Written By: Aaron Taylor | @1flight37
Defensive Back | Ball State Football
Member of Ball State Sports Link
“Be a leader!”
Words I’ve heard all my life from coaches to parents to teachers. However, no one really ever tells you how.
Well when I got to college I met one.
Travis Freeman, our starting middle linebacker at the time, embodied what it meant to be a true captain on the field. He was a bulky senior weighing about 235 lbs. He was a monster in the middle.
The first day all the freshmen came to campus to watch the older guys cap off their first session of summer conditioning and agility, he made it very clear who he was.

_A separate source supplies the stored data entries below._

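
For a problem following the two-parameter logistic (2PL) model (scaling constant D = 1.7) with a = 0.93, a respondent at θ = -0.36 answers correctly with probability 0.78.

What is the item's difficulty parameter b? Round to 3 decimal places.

-1.161

P(θ) = 1 / (1 + exp(−D·a(θ − b)))
logit(0.78) = ln(0.78/0.22) = 1.2657
b = θ − logit/(1.7·a) = -0.36 − 1.2657/1.5810 = -1.1605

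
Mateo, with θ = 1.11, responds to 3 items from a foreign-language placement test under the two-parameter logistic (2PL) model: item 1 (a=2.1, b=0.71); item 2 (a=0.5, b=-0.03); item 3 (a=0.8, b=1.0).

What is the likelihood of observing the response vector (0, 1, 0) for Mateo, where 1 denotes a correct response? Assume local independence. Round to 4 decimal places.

0.0921

P(θ) = 1 / (1 + exp(−a(θ − b)))
P_1 = 1/(1+e^{-0.8400}) = 0.6985
P_2 = 1/(1+e^{-0.5700}) = 0.6388
P_3 = 1/(1+e^{-0.0880}) = 0.5220
L = (1−P_1) × P_2 × (1−P_3) = 0.3015 × 0.6388 × 0.4780 = 0.09207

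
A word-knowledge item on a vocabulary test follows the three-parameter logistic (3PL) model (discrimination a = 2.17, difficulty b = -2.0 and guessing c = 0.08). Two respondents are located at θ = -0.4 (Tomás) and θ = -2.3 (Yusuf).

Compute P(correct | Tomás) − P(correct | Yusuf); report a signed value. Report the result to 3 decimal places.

0.577

P(θ) = c + (1 − c) · 1 / (1 + exp(−a(θ − b)))
P(Tomás) = 0.9723  [exponent 3.4720]
P(Yusuf) = 0.3953  [exponent -0.6510]
Difference = 0.9723 − 0.3953 = 0.5769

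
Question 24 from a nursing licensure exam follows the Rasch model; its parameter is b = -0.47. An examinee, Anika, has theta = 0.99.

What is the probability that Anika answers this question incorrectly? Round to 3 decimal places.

P(theta) = 1 / (1 + exp(−(theta − b)))
Exponent: (0.99 − (-0.47)) = 1.4600
1/(1 + e^{-1.4600}) = 0.8115
P = 0.8115
P(incorrect) = 1 − 0.8115 = 0.1885

0.188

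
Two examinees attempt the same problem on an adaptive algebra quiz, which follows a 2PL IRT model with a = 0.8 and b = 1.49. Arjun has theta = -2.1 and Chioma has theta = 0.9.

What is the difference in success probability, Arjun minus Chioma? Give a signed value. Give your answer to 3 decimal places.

P(theta) = 1 / (1 + exp(−a(theta − b)))
P(Arjun) = 0.0536  [exponent -2.8720]
P(Chioma) = 0.3841  [exponent -0.4720]
Difference = 0.0536 − 0.3841 = -0.3306

-0.331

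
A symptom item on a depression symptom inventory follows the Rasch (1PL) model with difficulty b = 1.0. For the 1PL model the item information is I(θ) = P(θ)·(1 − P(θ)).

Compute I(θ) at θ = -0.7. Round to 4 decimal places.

0.1306

P = 1/(1+e^{1.7000}) = 0.1545
P(1−P) = 0.1545 × 0.8455 = 0.1306
I = P(1−P) = 0.13061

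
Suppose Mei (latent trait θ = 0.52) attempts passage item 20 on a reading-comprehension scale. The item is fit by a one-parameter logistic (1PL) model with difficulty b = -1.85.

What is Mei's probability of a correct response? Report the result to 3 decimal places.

P(θ) = 1 / (1 + exp(−(θ − b)))
Exponent: (0.52 − (-1.85)) = 2.3700
1/(1 + e^{-2.3700}) = 0.9145
P = 0.9145

0.915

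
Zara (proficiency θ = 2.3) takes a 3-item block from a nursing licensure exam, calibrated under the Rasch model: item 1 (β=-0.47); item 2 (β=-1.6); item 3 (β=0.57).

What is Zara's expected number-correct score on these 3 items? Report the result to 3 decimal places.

P(θ) = 1 / (1 + exp(−(θ − β)))
P_1 = 1/(1+e^{-2.7700}) = 0.9410
P_2 = 1/(1+e^{-3.9000}) = 0.9802
P_3 = 1/(1+e^{-1.7300}) = 0.8494
E[score] = 0.9410 + 0.9802 + 0.8494 = 2.7706

2.771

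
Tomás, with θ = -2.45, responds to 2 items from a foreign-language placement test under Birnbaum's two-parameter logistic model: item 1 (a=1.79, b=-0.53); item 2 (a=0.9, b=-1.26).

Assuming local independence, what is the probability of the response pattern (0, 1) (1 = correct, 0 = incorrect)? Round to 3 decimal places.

P(θ) = 1 / (1 + exp(−a(θ − b)))
P_1 = 1/(1+e^{3.4368}) = 0.0312
P_2 = 1/(1+e^{1.0710}) = 0.2552
L = (1−P_1) × P_2 = 0.9688 × 0.2552 = 0.24726

0.247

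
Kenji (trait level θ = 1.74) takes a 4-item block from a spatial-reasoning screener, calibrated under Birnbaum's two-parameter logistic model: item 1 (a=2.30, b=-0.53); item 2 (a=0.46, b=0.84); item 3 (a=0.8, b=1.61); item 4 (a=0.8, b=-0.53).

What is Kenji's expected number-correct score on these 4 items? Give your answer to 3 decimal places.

2.983

P(θ) = 1 / (1 + exp(−a(θ − b)))
P_1 = 1/(1+e^{-5.2210}) = 0.9946
P_2 = 1/(1+e^{-0.4140}) = 0.6020
P_3 = 1/(1+e^{-0.1040}) = 0.5260
P_4 = 1/(1+e^{-1.8160}) = 0.8601
E[score] = 0.9946 + 0.6020 + 0.5260 + 0.8601 = 2.9827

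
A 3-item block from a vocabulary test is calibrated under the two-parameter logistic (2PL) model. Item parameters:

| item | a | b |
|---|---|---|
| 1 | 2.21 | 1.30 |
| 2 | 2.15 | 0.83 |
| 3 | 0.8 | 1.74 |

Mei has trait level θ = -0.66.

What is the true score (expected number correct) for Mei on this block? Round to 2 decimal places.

P(θ) = 1 / (1 + exp(−a(θ − b)))
P_1 = 1/(1+e^{4.3316}) = 0.0130
P_2 = 1/(1+e^{3.2035}) = 0.0390
P_3 = 1/(1+e^{1.9200}) = 0.1279
E[score] = 0.0130 + 0.0390 + 0.1279 = 0.1799

0.18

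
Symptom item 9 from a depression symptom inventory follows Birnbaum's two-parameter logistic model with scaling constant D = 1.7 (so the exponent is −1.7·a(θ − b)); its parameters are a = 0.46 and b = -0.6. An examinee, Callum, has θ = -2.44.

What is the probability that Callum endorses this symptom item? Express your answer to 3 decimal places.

0.192

P(θ) = 1 / (1 + exp(−D·a(θ − b)))
Exponent: 1.7 × 0.46 × (-2.44 − (-0.6)) = -1.4389
1/(1 + e^{1.4389}) = 0.1917
P = 0.1917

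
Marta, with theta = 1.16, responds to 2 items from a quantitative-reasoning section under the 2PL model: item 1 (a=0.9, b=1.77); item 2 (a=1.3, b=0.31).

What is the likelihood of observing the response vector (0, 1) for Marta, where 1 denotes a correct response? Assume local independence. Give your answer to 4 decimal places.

0.4762

P(theta) = 1 / (1 + exp(−a(theta − b)))
P_1 = 1/(1+e^{0.5490}) = 0.3661
P_2 = 1/(1+e^{-1.1050}) = 0.7512
L = (1−P_1) × P_2 = 0.6339 × 0.7512 = 0.47619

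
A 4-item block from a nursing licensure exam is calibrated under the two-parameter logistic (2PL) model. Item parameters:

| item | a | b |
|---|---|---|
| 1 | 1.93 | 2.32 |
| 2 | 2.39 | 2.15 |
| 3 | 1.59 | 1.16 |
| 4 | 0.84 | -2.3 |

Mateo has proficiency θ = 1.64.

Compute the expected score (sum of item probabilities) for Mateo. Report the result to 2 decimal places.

2.09

P(θ) = 1 / (1 + exp(−a(θ − b)))
P_1 = 1/(1+e^{1.3124}) = 0.2121
P_2 = 1/(1+e^{1.2189}) = 0.2281
P_3 = 1/(1+e^{-0.7632}) = 0.6820
P_4 = 1/(1+e^{-3.3096}) = 0.9648
E[score] = 0.2121 + 0.2281 + 0.6820 + 0.9648 = 2.0870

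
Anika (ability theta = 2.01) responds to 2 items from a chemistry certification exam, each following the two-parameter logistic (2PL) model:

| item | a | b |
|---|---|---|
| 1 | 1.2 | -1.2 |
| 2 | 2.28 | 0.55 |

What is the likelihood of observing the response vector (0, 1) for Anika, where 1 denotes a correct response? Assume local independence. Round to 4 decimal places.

0.0201

P(theta) = 1 / (1 + exp(−a(theta − b)))
P_1 = 1/(1+e^{-3.8520}) = 0.9792
P_2 = 1/(1+e^{-3.3288}) = 0.9654
L = (1−P_1) × P_2 = 0.0208 × 0.9654 = 0.02008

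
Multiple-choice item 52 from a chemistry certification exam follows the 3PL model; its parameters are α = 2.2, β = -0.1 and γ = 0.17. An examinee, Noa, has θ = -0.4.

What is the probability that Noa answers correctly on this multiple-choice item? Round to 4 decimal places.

0.4528

P(θ) = γ + (1 − γ) · 1 / (1 + exp(−α(θ − β)))
Exponent: 2.2 × (-0.4 − (-0.1)) = -0.6600
1/(1 + e^{0.6600}) = 0.3407
P = 0.17 + 0.83 × 0.3407 = 0.4528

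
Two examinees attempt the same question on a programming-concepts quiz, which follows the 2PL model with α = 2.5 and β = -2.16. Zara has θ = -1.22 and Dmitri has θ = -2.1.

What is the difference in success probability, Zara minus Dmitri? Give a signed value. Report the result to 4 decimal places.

P(θ) = 1 / (1 + exp(−α(θ − β)))
P(Zara) = 0.9129  [exponent 2.3500]
P(Dmitri) = 0.5374  [exponent 0.1500]
Difference = 0.9129 − 0.5374 = 0.3755

0.3755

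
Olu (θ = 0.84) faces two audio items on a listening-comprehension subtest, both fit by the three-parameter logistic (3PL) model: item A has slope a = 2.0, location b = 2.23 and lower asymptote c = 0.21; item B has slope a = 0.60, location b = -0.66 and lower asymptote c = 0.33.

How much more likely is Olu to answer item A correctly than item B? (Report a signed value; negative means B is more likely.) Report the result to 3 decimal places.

-0.550

P(θ) = c + (1 − c) · 1 / (1 + exp(−a(θ − b)))
P_A = 0.2561
P_B = 0.8063
P_A − P_B = -0.5502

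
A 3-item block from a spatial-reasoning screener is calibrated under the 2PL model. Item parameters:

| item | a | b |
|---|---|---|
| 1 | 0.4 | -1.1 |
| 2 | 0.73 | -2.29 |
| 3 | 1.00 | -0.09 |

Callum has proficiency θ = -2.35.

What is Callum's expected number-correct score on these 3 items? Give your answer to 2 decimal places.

P(θ) = 1 / (1 + exp(−a(θ − b)))
P_1 = 1/(1+e^{0.5000}) = 0.3775
P_2 = 1/(1+e^{0.0438}) = 0.4891
P_3 = 1/(1+e^{2.2600}) = 0.0945
E[score] = 0.3775 + 0.4891 + 0.0945 = 0.9611

0.96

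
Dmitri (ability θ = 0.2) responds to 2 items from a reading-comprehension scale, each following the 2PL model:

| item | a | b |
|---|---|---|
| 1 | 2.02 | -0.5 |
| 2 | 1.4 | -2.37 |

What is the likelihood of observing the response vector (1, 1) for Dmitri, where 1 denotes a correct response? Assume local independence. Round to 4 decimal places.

P(θ) = 1 / (1 + exp(−a(θ − b)))
P_1 = 1/(1+e^{-1.4140}) = 0.8044
P_2 = 1/(1+e^{-3.5980}) = 0.9734
L = P_1 × P_2 = 0.8044 × 0.9734 = 0.78296

0.7830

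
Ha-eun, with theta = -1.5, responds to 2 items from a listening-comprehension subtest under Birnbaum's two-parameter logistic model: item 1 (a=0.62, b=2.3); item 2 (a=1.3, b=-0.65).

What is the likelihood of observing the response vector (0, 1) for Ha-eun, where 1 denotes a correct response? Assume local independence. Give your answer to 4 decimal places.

P(theta) = 1 / (1 + exp(−a(theta − b)))
P_1 = 1/(1+e^{2.3560}) = 0.0866
P_2 = 1/(1+e^{1.1050}) = 0.2488
L = (1−P_1) × P_2 = 0.9134 × 0.2488 = 0.22726

0.2273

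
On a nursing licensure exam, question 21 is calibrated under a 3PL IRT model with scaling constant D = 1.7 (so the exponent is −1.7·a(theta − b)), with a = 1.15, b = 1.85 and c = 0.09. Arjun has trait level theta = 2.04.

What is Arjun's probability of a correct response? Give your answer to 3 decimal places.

0.629

P(theta) = c + (1 − c) · 1 / (1 + exp(−D·a(theta − b)))
Exponent: 1.7 × 1.15 × (2.04 − 1.85) = 0.3714
1/(1 + e^{-0.3714}) = 0.5918
P = 0.09 + 0.91 × 0.5918 = 0.6285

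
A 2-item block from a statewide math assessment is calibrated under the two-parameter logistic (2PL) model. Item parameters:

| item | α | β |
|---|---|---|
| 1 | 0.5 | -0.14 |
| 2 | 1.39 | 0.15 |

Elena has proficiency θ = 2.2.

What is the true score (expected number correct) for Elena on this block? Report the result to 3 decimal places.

P(θ) = 1 / (1 + exp(−α(θ − β)))
P_1 = 1/(1+e^{-1.1700}) = 0.7631
P_2 = 1/(1+e^{-2.8495}) = 0.9453
E[score] = 0.7631 + 0.9453 = 1.7084

1.708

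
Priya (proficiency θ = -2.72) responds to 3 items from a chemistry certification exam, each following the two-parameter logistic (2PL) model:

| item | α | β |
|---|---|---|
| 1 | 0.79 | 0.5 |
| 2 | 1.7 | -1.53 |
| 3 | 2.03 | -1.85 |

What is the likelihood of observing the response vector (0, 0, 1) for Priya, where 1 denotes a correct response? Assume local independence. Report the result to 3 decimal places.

P(θ) = 1 / (1 + exp(−α(θ − β)))
P_1 = 1/(1+e^{2.5438}) = 0.0728
P_2 = 1/(1+e^{2.0230}) = 0.1168
P_3 = 1/(1+e^{1.7661}) = 0.1460
L = (1−P_1) × (1−P_2) × P_3 = 0.9272 × 0.8832 × 0.1460 = 0.11958

0.120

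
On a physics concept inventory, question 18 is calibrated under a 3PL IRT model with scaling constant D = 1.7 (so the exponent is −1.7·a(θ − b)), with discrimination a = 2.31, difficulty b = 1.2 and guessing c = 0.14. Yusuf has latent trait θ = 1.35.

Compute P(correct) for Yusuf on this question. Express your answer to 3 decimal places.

P(θ) = c + (1 − c) · 1 / (1 + exp(−D·a(θ − b)))
Exponent: 1.7 × 2.31 × (1.35 − 1.2) = 0.5891
1/(1 + e^{-0.5891}) = 0.6431
P = 0.14 + 0.86 × 0.6431 = 0.6931

0.693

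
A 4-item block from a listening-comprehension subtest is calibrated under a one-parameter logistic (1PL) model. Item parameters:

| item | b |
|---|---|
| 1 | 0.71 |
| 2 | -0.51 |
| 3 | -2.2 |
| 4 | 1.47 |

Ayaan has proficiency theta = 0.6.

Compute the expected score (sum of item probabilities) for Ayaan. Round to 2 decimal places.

P(theta) = 1 / (1 + exp(−(theta − b)))
P_1 = 1/(1+e^{0.1100}) = 0.4725
P_2 = 1/(1+e^{-1.1100}) = 0.7521
P_3 = 1/(1+e^{-2.8000}) = 0.9427
P_4 = 1/(1+e^{0.8700}) = 0.2953
E[score] = 0.4725 + 0.7521 + 0.9427 + 0.2953 = 2.4626

2.46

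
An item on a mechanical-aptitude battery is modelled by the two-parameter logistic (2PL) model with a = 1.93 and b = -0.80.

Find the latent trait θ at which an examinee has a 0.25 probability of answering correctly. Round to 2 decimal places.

P(θ) = 1 / (1 + exp(−a(θ − b)))
logit = ln(0.2500/0.7500) = -1.0986
θ = b + logit/(a) = -0.80 + (-1.0986)/1.9300 = -1.3692

-1.37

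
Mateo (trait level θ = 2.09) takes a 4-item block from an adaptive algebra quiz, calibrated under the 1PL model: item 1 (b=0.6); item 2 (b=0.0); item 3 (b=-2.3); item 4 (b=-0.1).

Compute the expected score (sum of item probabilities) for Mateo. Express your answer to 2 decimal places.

3.59

P(θ) = 1 / (1 + exp(−(θ − b)))
P_1 = 1/(1+e^{-1.4900}) = 0.8161
P_2 = 1/(1+e^{-2.0900}) = 0.8899
P_3 = 1/(1+e^{-4.3900}) = 0.9878
P_4 = 1/(1+e^{-2.1900}) = 0.8993
E[score] = 0.8161 + 0.8899 + 0.9878 + 0.8993 = 3.5931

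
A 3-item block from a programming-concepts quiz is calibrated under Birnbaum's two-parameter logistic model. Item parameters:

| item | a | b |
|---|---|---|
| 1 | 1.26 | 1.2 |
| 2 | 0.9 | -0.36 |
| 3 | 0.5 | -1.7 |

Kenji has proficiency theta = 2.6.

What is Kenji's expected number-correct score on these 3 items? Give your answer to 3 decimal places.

2.684

P(theta) = 1 / (1 + exp(−a(theta − b)))
P_1 = 1/(1+e^{-1.7640}) = 0.8537
P_2 = 1/(1+e^{-2.6640}) = 0.9349
P_3 = 1/(1+e^{-2.1500}) = 0.8957
E[score] = 0.8537 + 0.9349 + 0.8957 = 2.6842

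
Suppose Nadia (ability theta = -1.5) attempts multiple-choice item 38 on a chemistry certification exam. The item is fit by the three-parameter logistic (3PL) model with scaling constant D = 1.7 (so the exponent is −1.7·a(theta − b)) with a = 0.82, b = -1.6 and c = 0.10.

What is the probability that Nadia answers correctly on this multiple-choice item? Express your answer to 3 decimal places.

0.581

P(theta) = c + (1 − c) · 1 / (1 + exp(−D·a(theta − b)))
Exponent: 1.7 × 0.82 × (-1.5 − (-1.6)) = 0.1394
1/(1 + e^{-0.1394}) = 0.5348
P = 0.10 + 0.90 × 0.5348 = 0.5813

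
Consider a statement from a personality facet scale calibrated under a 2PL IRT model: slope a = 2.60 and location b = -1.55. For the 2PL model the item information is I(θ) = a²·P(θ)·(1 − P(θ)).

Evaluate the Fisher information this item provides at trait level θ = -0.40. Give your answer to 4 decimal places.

0.3082

P = 1/(1+e^{-2.9900}) = 0.9521
P(1−P) = 0.9521 × 0.0479 = 0.0456
I = a² × P(1−P) = 2.60² × 0.0456 = 0.30817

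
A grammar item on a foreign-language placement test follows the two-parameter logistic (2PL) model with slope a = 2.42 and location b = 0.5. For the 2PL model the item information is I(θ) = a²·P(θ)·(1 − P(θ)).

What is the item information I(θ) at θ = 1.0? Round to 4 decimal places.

P = 1/(1+e^{-1.2100}) = 0.7703
P(1−P) = 0.7703 × 0.2297 = 0.1769
I = a² × P(1−P) = 2.42² × 0.1769 = 1.03622

1.0362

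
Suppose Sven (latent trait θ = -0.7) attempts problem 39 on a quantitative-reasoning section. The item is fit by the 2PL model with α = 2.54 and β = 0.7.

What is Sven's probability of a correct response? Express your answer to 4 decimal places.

0.0278

P(θ) = 1 / (1 + exp(−α(θ − β)))
Exponent: 2.54 × (-0.7 − 0.7) = -3.5560
1/(1 + e^{3.5560}) = 0.0278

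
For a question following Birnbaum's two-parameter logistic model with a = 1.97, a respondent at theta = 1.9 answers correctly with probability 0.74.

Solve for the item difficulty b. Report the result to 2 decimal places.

1.37

P(theta) = 1 / (1 + exp(−a(theta − b)))
logit(0.74) = ln(0.74/0.26) = 1.0460
b = theta − logit/(a) = 1.9 − 1.0460/1.9700 = 1.3691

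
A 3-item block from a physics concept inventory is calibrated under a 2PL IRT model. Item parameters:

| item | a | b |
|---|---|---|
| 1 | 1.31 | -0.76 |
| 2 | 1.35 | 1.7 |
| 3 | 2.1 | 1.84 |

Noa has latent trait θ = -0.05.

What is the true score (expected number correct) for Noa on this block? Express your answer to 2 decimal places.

0.82

P(θ) = 1 / (1 + exp(−a(θ − b)))
P_1 = 1/(1+e^{-0.9301}) = 0.7171
P_2 = 1/(1+e^{2.3625}) = 0.0861
P_3 = 1/(1+e^{3.9690}) = 0.0185
E[score] = 0.7171 + 0.0861 + 0.0185 = 0.8217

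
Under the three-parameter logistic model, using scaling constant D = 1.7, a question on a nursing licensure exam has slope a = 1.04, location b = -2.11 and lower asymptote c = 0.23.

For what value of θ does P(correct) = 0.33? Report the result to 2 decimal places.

-3.19

P(θ) = c + (1 − c) · 1 / (1 + exp(−D·a(θ − b)))
Remove guessing floor: (0.33 − 0.23)/(1 − 0.23) = 0.1299
logit = ln(0.1299/0.8701) = -1.9021
θ = b + logit/(1.7·a) = -2.11 + (-1.9021)/1.7680 = -3.1859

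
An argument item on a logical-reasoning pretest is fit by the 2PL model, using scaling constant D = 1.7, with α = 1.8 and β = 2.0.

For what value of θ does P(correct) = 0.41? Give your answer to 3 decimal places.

1.881

P(θ) = 1 / (1 + exp(−D·α(θ − β)))
logit = ln(0.4100/0.5900) = -0.3640
θ = β + logit/(1.7·α) = 2.0 + (-0.3640)/3.0600 = 1.8811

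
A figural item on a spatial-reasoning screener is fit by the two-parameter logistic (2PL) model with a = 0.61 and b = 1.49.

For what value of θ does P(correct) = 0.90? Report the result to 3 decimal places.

P(θ) = 1 / (1 + exp(−a(θ − b)))
logit = ln(0.9000/0.1000) = 2.1972
θ = b + logit/(a) = 1.49 + 2.1972/0.6100 = 5.0920

5.092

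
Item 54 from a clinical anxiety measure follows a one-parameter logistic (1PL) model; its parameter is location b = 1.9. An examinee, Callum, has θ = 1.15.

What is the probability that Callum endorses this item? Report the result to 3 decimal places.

0.321

P(θ) = 1 / (1 + exp(−(θ − b)))
Exponent: (1.15 − 1.9) = -0.7500
1/(1 + e^{0.7500}) = 0.3208
P = 0.3208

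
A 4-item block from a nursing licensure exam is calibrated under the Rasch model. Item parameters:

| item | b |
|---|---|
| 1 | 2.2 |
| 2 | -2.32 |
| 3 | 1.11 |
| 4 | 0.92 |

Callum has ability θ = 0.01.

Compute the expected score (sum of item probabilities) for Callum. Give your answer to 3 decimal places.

1.549

P(θ) = 1 / (1 + exp(−(θ − b)))
P_1 = 1/(1+e^{2.1900}) = 0.1007
P_2 = 1/(1+e^{-2.3300}) = 0.9113
P_3 = 1/(1+e^{1.1000}) = 0.2497
P_4 = 1/(1+e^{0.9100}) = 0.2870
E[score] = 0.1007 + 0.9113 + 0.2497 + 0.2870 = 1.5487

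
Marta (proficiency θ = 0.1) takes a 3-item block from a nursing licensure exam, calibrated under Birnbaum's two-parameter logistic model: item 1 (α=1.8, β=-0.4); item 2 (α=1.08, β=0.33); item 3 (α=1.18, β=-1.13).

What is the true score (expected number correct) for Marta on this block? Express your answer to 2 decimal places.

1.96

P(θ) = 1 / (1 + exp(−α(θ − β)))
P_1 = 1/(1+e^{-0.9000}) = 0.7109
P_2 = 1/(1+e^{0.2484}) = 0.4382
P_3 = 1/(1+e^{-1.4514}) = 0.8102
E[score] = 0.7109 + 0.4382 + 0.8102 = 1.9594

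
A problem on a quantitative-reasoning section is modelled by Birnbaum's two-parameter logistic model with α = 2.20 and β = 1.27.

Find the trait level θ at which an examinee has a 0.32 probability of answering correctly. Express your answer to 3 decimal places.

P(θ) = 1 / (1 + exp(−α(θ − β)))
logit = ln(0.3200/0.6800) = -0.7538
θ = β + logit/(α) = 1.27 + (-0.7538)/2.2000 = 0.9274

0.927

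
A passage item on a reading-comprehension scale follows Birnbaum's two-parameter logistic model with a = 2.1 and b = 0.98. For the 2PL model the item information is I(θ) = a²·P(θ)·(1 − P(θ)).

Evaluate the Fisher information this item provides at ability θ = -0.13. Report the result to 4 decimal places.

P = 1/(1+e^{2.3310}) = 0.0886
P(1−P) = 0.0886 × 0.9114 = 0.0807
I = a² × P(1−P) = 2.1² × 0.0807 = 0.35606

0.3561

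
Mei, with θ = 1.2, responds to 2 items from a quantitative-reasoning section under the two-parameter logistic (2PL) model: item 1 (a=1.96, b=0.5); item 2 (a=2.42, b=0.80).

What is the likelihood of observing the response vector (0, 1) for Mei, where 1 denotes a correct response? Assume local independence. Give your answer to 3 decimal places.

P(θ) = 1 / (1 + exp(−a(θ − b)))
P_1 = 1/(1+e^{-1.3720}) = 0.7977
P_2 = 1/(1+e^{-0.9680}) = 0.7247
L = (1−P_1) × P_2 = 0.2023 × 0.7247 = 0.14661

0.147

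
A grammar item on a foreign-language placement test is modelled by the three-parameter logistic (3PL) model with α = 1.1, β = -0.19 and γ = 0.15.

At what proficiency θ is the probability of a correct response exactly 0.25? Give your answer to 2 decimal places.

-2.02

P(θ) = γ + (1 − γ) · 1 / (1 + exp(−α(θ − β)))
Remove guessing floor: (0.25 − 0.15)/(1 − 0.15) = 0.1176
logit = ln(0.1176/0.8824) = -2.0149
θ = β + logit/(α) = -0.19 + (-2.0149)/1.1000 = -2.0217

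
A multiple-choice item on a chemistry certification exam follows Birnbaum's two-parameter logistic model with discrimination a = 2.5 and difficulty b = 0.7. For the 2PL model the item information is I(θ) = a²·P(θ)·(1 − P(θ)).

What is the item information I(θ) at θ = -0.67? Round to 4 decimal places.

0.1908

P = 1/(1+e^{3.4250}) = 0.0315
P(1−P) = 0.0315 × 0.9685 = 0.0305
I = a² × P(1−P) = 2.5² × 0.0305 = 0.19081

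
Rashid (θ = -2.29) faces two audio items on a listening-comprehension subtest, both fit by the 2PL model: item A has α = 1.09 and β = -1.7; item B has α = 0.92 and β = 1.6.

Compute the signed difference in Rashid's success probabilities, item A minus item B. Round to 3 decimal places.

P(θ) = 1 / (1 + exp(−α(θ − β)))
P_A = 0.3445
P_B = 0.0272
P_A − P_B = 0.3174

0.317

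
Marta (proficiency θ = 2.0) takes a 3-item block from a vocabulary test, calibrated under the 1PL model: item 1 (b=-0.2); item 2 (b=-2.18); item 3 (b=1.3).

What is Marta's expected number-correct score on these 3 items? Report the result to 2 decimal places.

2.55

P(θ) = 1 / (1 + exp(−(θ − b)))
P_1 = 1/(1+e^{-2.2000}) = 0.9002
P_2 = 1/(1+e^{-4.1800}) = 0.9849
P_3 = 1/(1+e^{-0.7000}) = 0.6682
E[score] = 0.9002 + 0.9849 + 0.6682 = 2.5534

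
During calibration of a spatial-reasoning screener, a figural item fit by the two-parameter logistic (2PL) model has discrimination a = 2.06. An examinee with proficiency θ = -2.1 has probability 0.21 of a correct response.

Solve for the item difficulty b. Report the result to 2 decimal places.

P(θ) = 1 / (1 + exp(−a(θ − b)))
logit(0.21) = ln(0.21/0.79) = -1.3249
b = θ − logit/(a) = -2.1 − (-1.3249)/2.0600 = -1.4568

-1.46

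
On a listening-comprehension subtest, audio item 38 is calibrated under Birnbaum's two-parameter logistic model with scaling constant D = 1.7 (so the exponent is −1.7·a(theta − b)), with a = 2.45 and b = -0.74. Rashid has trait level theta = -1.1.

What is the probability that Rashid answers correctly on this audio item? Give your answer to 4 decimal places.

P(theta) = 1 / (1 + exp(−D·a(theta − b)))
Exponent: 1.7 × 2.45 × (-1.1 − (-0.74)) = -1.4994
1/(1 + e^{1.4994}) = 0.1825
P = 0.1825

0.1825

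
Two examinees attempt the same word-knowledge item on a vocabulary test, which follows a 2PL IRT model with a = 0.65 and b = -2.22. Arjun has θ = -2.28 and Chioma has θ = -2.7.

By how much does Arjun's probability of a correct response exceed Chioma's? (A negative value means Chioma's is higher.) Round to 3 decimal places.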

“I’m a vet!” Freeman yelled at us as. We were all starstruck in the stands.
They were finishing up the last of their 110-yard runs and you could sense the charisma coming from the man. He went on to finish the season with the most career tackles in collegiate football (465), even eclipsing Notre Dame’s Heisman Trophy hopeful Manti Teo that year. Freeman averaged 9.5 tackles per game — for his career!
There seems to be so much value in being a leader. Being a leader is not just telling a group of people what to do. Being a leader to me is having the courage to make tough decisions in seemingly dire situations.
You must control your own fears and emotions before presenting a plan to a larger group. The first principle of leadership according to former New York City Mayor Rudy Giuliani is knowing what you believe.
With a set standard of values to adhere to, you can make a decision to steer your team in the right direction. Being a leader, you have direct control over the group’s destiny.
In order to achieve a common goal, a team must be in perfect synchronization. Everyone must have a clear understanding of their role and execute that role to the best of their ability.
Coach Lembo preaches: “control what you can control”. This statement reminds everyone on the team to keep outside distractions to a minimum and focus on the task at hand.
Preparation and communication are key elements in executing a plan. The better prepared you are, the more confidence you will have presenting your plan. Communication is imperative — you must be able to deliver a clear and concise message.
Being a leader is all of these things, but none of it matters if you don’t genuinely care about the people you affect or the plan you’re trying to accomplish. You must consider others feelings and be able to take input from outside sources.
Your way is not always the best plan and other people may have solutions to problems that seemingly have no solution.